O homem que sucumbiu à espera

Quem de nós não se impacienta frente a uma fila imensa, que dobra quarteirão, da volta na praça, ganha contornos de escada rumo ao céu, e se perde de vista na imensidão do infinito?

Assim tem acontecido a nós, brasileiros, neste país que soçobra num mar revolto, sem ainda antever-lhe o destino no ano vindouro.

Somos cada vez mais sujeitos a longas esperas. Filas intermináveis, pessoas desemperançosas aguardam sua vez, sem sequer imaginar quando vai ser possível chegar ao começo daquela longa linha de gente, que precisa com premente urgência de um atendimento qualquer.

Seja na fila de um banco. Aguardando a receita de um médico. Ou apenas, e tão somente a hora e a vez de conseguir a tão sonhada aposentadoria, depois de anos e anos de trabalho duro, enfrentando o calor do sol, o frio das madrugadas, a fúria dos ventos, e a inclemência do tempo.

Eu, com a intempestividade de que sou dotado, dominado pela ansiedade com que a idade me fez possuidor, confesso que esperar não tem sido uma das minhas qualidades. Dentre as poucas que possuo.

Num dia destes, numa praça da cidade, aquela que daqui se avista pelo alto, deparei-me com um amigo velho, assentado, desassossegado, a um banco, a espera do dia de conseguir ser operado do coração.

Seu nome era Jorge. Bastante conhecido pelo diminutivo. Embora tenha sido, durante sua curta trajetória por este mundo, uma pessoa maiúscula, em todos os sentidos.

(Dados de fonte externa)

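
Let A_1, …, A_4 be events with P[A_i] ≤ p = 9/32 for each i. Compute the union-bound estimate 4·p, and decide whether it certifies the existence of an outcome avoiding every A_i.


Union bound: P[∪_{i=1}^{4} A_i] ≤ Σ_i P[A_i] ≤ 4·p = 4·(9/32) = 9/8.
Numerically: 9/8 ≈ 1.12500.
Is 9/8 < 1? NO.
Since the bound 9/8 is ≥ 1, the union bound is uninformative here; it does NOT by itself certify existence.

4·p = 9/8 ≈ 1.12500; existence NOT certified by the union bound.


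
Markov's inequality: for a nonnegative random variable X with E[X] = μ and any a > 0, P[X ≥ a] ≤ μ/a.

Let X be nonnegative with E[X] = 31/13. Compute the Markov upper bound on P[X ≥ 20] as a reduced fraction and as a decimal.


μ = E[X] = 31/13, a = 20.
Markov: P[X ≥ 20] ≤ μ/a = (31/13)/20 = 31/260.
Numerically: ≈ 0.11923.
(Since a = 20 > μ = 2.38462, the bound 31/260 is < 1 and informative.)

P[X ≥ 20] ≤ 31/260 ≈ 0.11923.


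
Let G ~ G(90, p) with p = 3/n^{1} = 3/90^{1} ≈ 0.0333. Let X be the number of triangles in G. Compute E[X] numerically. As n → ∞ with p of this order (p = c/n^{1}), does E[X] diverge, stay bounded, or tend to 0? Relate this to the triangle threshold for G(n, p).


Number of potential triangles: C(90, 3) = 117480.
Each occurs with probability p³ ≈ (0.0333)³ ≈ 3.70370e-05.
By linearity: E[X] = C(90, 3)·p³ ≈ 117480 · 3.70370e-05 ≈ 4.351.
Here α = 1, so p = 3/n is exactly at the triangle threshold p ~ 1/n. Asymptotically E[X] → c³/6 = 3³/6 = 9/2 ≈ 4.500, a bounded constant. In this regime the triangle count is asymptotically Poisson(c³/6).

E[X] ≈ 4.351; in regime p = Θ(1/n^{1}) E[X] stays bounded (at the triangle threshold p ~ 1/n).


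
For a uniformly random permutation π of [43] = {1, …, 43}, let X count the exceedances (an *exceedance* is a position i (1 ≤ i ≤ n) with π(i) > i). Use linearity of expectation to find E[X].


Write X = Σ_{i=1}^{43} X_i, where X_i = 1_{π(i) > i}.
For each fixed i, π(i) is uniform over {1, …, 43} (marginal of a uniform permutation), so P[π(i) > i] = (n − i)/n. Summing: Σ_{i=1}^{43} (n − i)/n = (0 + 1 + … + 42)/43 = 43(43 − 1)/(2·43) = (43 − 1)/2.
Hence E[X] = Σ_{i=1}^{43} (43 − i)/43 = 21 ≈ 21.000000.

E[X] = 21 = 21.000000.


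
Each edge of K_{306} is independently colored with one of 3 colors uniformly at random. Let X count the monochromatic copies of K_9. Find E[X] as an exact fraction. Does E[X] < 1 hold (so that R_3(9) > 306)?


E[X] = C(306, 9) · 3^{1 − 36} = 57564745737892900 · 3^{−35} = 57564745737892900/50031545098999707.
As a reduced fraction: E[X] = 57564745737892900/50031545098999707 ≈ 1.151.
Is E[X] < 1? NO.
Since E[X] ≥ 1, the first-moment bound is inconclusive at n = 306; it does NOT by itself certify R_3(9) > 306.

E[X] = 57564745737892900/50031545098999707 ≈ 1.151; E[X] ≥ 1; first-moment method inconclusive here.


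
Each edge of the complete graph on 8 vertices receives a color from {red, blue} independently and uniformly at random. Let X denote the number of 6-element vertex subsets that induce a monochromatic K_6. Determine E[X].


Let X = Σ_S X_S over the C(8, 6) = 28 subsets S of size 6, where X_S = 1 if the K_6 on S is monochromatic.
For a fixed S, the K_6 on S has C(6, 2) = 15 edges. P[all 15 edges red] = (1/2)^15, and likewise for blue, so P[monochromatic] = 2·(1/2)^15 = 2^{1 − 15} = 1/16384.
Summing: E[X] = C(8, 6) · 2^{1 − 15} = 28 · 1/16384 = 7/4096.
Numerically: E[X] ≈ 0.0017.

E[X] = C(8,6)·2^(1−C(6,2)) = 7/4096 ≈ 0.0017.


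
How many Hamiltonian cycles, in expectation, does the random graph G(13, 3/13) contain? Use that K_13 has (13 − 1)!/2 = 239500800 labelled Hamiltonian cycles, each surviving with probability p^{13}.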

Ainda me lembro dele no balcão de sua padaria. Na praça batizada com seu próprio nome.

Quando ia à roça, aos sábados passava por ali para comprar pães, pois era cedo que ele tinha o costume de acordar. Sempre recebia dele um atendimento respeitoso, cordial, como ele sempre foi.

De tempos recentes a padaria fechou. Foi logo a seguir do passamento do seu pai.

Ainda me lembro do outro Jorge, mesmo sofrendo da visão, sabia fazer a perfeição todos os tipos de pães. A sua falta outro Jorge o substituiu no mesmo balcão. Pena que por pouco tempo.

Naquele dia, do nosso encontro da praça, Jorginho pareceu-me amuado. Mostrava no semblante ainda jovem sinais de cansaço.

Relatou-me que esperava ansioso o dia da sua operação. Que estava com todos os exames prontos. Não via a hora de ter seu peito aberto. E voltar à vida com nova disposição.

Deixei-o, sem mais delongas, assentado ao mesmo banco, daquela praça central.

Este nosso encontro creio fazem poucos dias. Menos de quatro. Cinco, talvez.

Foi hoje, novembro em seus estertores finais, quando li a notícia do seu passamento. Jorginho havia partido para um lugar especial.

Aquele homem gentil, cordial, afável no trato, deixou em nossa cidade sua marca de empreendedor. As escolas de samba sempre se lembrarão dele. Os desfiles de misses da mesma forma saudades irão sentir.

Jorge Marcelino ontem se despediu da vida. Talvez cansado da longa espera.

Quantos de nós, depois de esperar tempos à espera de atendimento, sucumbiremos também?

Como médico, atendendo pelo SUS, tenho visto, desde longos anos, pessoas também sucumbirem depois de longas esperas.

Espero, quero ver ainda, nos anos que me restam, que as filas sejam reduzidas a pouco tempo de espera. Para que outros Jorginhos tenham mais tempo de vida. E continuem a viver felizes mais anos junto de nós.